Museum of the Nineteenth Century

1978
London, United Kingdom

Museum of the Nineteenth Century (1977-1978) was a fifth-year student project of Zaha Hadid that she developed while studying Unit 9 at the Architectural Association (AA) in London, UK, led by Rem Koolhaas and Elia Zenghelis of the Office for Metropolitan Architecture (OMA). Her design for a mixed-use development included a museum, hotel, golf course, lake, health farm and night club.  

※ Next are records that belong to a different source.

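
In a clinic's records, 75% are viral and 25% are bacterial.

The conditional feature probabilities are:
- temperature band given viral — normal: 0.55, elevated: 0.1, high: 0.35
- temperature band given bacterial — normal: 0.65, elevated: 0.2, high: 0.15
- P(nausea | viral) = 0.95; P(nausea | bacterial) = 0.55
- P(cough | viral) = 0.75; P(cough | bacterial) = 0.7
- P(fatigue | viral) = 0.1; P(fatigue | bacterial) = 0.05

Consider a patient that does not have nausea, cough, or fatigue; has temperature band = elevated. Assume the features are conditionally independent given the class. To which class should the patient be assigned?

bacterial

viral: 0.75 × 0.1 × (1−0.95) × (1−0.75) × (1−0.1) = 0.00084375
bacterial: 0.25 × 0.2 × (1−0.55) × (1−0.7) × (1−0.05) = 0.0064125
Highest score → bacterial.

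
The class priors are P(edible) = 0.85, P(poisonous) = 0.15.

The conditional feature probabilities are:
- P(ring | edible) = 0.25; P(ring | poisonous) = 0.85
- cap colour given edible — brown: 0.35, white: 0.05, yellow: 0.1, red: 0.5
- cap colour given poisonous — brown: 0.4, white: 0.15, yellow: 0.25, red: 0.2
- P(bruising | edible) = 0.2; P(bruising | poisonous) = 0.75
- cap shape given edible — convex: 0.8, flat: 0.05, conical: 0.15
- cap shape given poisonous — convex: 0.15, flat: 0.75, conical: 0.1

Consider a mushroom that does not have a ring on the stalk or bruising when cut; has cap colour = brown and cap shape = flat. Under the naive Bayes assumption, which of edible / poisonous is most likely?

edible: 0.85 × (1−0.25) × 0.35 × (1−0.2) × 0.05 = 0.008925
poisonous: 0.15 × (1−0.85) × 0.4 × (1−0.75) × 0.75 = 0.0016875
Highest score → edible.

edible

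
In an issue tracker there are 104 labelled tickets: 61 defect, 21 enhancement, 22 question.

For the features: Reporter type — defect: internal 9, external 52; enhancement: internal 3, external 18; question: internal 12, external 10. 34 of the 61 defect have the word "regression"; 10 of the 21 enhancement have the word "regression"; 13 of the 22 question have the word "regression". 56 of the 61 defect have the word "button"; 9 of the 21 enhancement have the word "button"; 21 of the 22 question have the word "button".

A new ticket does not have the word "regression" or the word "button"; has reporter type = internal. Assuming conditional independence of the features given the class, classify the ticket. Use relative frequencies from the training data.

defect: (61/104) × (9/61) × (27/61) × (5/61) ≈ 0.00313966
enhancement: (21/104) × (3/21) × (11/21) × (12/21) ≈ 0.00863422
question: (22/104) × (12/22) × (9/22) × (1/22) ≈ 0.00214558
Highest score → enhancement.

enhancement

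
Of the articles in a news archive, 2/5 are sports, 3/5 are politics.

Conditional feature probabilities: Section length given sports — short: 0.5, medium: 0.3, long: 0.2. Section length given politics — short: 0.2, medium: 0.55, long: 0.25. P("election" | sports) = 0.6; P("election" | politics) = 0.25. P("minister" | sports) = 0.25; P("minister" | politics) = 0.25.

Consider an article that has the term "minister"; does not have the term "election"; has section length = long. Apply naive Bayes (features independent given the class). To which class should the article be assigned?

sports: 0.4 × 0.2 × (1−0.6) × 0.25 = 0.008
politics: 0.6 × 0.25 × (1−0.25) × 0.25 = 0.028125
Highest score → politics.

politics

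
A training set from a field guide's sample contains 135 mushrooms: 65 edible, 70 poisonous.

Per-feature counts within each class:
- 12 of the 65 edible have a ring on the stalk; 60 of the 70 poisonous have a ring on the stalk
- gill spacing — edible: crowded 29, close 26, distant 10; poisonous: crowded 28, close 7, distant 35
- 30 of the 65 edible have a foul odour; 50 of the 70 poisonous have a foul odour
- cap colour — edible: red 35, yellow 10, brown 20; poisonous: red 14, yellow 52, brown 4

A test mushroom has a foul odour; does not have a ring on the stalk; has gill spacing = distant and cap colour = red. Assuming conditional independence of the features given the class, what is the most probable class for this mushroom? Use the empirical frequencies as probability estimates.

edible: (65/135) × (53/65) × (10/65) × (30/65) × (35/65) ≈ 0.0150104
poisonous: (70/135) × (10/70) × (35/70) × (50/70) × (14/70) ≈ 0.00529101
Highest score → edible.

edible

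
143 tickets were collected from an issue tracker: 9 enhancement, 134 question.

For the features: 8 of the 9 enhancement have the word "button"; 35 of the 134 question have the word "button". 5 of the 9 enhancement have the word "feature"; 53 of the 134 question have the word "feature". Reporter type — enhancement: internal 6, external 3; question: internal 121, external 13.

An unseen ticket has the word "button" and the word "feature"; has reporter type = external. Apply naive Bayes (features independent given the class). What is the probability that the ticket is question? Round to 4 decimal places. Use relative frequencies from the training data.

enhancement: (9/143) × (8/9) × (5/9) × (3/9) ≈ 0.01036
question: (134/143) × (35/134) × (53/134) × (13/134) ≈ 0.00939164
P(question | x) = 0.00939164 / 0.01975164 ≈ 0.4755

0.4755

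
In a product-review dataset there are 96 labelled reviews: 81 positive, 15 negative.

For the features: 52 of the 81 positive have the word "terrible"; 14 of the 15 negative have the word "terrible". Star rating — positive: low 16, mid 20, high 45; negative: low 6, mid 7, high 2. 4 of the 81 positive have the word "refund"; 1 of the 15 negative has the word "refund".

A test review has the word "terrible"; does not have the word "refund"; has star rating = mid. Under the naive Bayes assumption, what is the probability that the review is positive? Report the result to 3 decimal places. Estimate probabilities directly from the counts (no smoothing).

positive: (81/96) × (52/81) × (20/81) × (77/81) ≈ 0.12714
negative: (15/96) × (14/15) × (7/15) × (14/15) ≈ 0.0635185
P(positive | x) = 0.12714 / 0.1906585 ≈ 0.667

0.667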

The project is exemplary of her burgeoning interest in utopian modernism and the complexity of the metropolis, particularly the latter’s cultural and historic context, and city congestion, which can be connected to Koolhaas’ book Delirious New York (1978). Museum of the Nineteenth Century, Axonometric (1978) shows the building’s various layered programmes in relation to the site at Charing Cross Station and the River Thames, as well as ideas of fragmentation and explosion prevalent in her early work. 

Hadid’s paintings became highly stylised at this point and central to her architectural designs. Axonometric is similar to work by the artists Madelon Vreisendorp and Zoe Zenghelis, who were also part of OMA, particularly in its use of pastel colours combined with precise architectural details. Hadid joined their office in 1978 and three paintings for Museum of the Nineteenth Century, including Axonometric, featured in their exhibition OMA: The Sparkling Metropolis, held at the Solomon R. Guggenheim Museum, New York, that same year.